The studies included in the present review analysed altered TCs by their nystatin addition. This addition may interfere the setting reaction of TCs or alter the mechanical and physical characteristics. For achieving the ideal results, the properties of TCs should not be disrupted because of a nystatin addition. Certain studies demonstrated no alterations in the mechanical properties—for example, tensile strength [53,58,74], water sorption and solubility [56], porosity [57], peel bond strength [70], and hardness and roughness [72]. On the contrary, one study exhibited slight alterations in the hardness, as well as roughness, with the passage of time [55].
This variation in the outcomes may be attributed to the different concentrations and materials of the applied nystatin. Apart from that, the additive particle size may also impact the drug filtering from the plasticised matrix of the TCs [54]. For instance, the high surface area and reactivity of nanoparticles may lead to an acceleration of the drug release [92]. While nystatin and TCs with varied strengths were examined, the outcomes of the papers revealed no-to-slight modifications in the mechanical, as well as physical, characteristics of the TCs. Nonetheless, additives may probably affect the properties of materials if they impede the TC polymerisation or react chemically.

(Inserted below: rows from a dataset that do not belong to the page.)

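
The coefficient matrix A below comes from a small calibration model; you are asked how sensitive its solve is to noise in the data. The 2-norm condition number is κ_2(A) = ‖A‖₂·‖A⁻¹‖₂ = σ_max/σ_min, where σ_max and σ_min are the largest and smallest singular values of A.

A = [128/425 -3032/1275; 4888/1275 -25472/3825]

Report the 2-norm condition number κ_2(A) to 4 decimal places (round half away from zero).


9.0000

form AᵀA = [38464/2601 -204800/7803; -204800/7803 1170496/23409] with trace 5248/81 and determinant 4096/81
solving λ² − 5248/81·λ + 4096/81 = 0 gives λ = 64, 64/81
κ = σ_max/σ_min = 8/(8/9) = 9.0000


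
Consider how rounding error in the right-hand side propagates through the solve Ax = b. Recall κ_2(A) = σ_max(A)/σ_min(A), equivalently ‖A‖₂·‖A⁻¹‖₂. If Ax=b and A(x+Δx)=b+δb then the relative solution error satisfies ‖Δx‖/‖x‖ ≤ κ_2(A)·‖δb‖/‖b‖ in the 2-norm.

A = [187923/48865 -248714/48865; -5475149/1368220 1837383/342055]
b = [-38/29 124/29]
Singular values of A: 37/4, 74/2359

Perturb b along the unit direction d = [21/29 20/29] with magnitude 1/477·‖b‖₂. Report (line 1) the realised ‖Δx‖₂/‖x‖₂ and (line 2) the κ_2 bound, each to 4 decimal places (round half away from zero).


0.0047
0.6182

σ_max = 37/4, σ_min = 74/2359
condition number: (37/4) ÷ (74/2359) = 294.8750
bound on ‖Δx‖/‖x‖: κ·ε = 294.8750·1/477 = 0.6182
solve Ax = b  →  x = [50.7459 38.6000]
‖b‖₂ = 4.4721 and ‖x‖₂ = 63.7582
δb = ε·‖b‖·d = [0.0068 0.0065]; solving A·Δx = δb gives ‖Δx‖ = 0.2989
realised ‖Δx‖/‖x‖ = 0.0047
realised/bound (from unrounded values) ≈ 0.0076


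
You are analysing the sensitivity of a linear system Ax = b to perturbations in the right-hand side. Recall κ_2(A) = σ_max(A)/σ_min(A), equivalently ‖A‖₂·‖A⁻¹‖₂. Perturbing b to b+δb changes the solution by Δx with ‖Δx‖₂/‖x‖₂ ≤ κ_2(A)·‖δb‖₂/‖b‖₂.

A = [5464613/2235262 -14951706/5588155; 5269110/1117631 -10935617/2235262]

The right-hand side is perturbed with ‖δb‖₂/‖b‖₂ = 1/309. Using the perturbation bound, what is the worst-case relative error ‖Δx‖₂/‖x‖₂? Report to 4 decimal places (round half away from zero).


AᵀA = [487598878921/17288568196 -639809915976/21610710245; -639809915976/21610710245 13439124666121/432214204900]; tr = 15237275053/256964450, det = 35153041/82228624
eigenvalues of AᵀA: λ = (tr ± √(tr²−4·det))/2 = 5929/100, 148225/20557156
so κ_2 = √((5929/100) / (148225/20557156)) = 90.6800
bound on ‖Δx‖/‖x‖: κ·ε = 90.6800·1/309 = 0.2935

0.2935


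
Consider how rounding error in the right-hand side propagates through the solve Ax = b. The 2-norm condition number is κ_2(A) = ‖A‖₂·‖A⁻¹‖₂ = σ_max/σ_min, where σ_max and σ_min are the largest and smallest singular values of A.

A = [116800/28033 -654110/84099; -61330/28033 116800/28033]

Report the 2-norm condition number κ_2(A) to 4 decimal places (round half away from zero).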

Few limitations pertain to this current systematic review. The studies reported a broad range of heterogeneity considering the methodology, outcomes, nystatin concentrations, and dimensional variations of the TCs. These variations did not permit a meta-analysis and, consequently, the application of the Grading of Recommendations, Assessment, Development and Evaluation (GRADE) approach, which is the most commonly adopted tool for grading the quality of evidence and for making recommendations of quantitative data for each outcome. Out of the included studies, only a limited number of studies were in-vivo experiments (one animal and three clinical) [38,41,51]. Most of the studies were in-vitro laboratory-based studies with or without imitating clinical situations. Moreover, a quality assessment of the in-vitro studies could not be conducted, as there was no standard tool available for a critical appraisal of the in-vitro studies.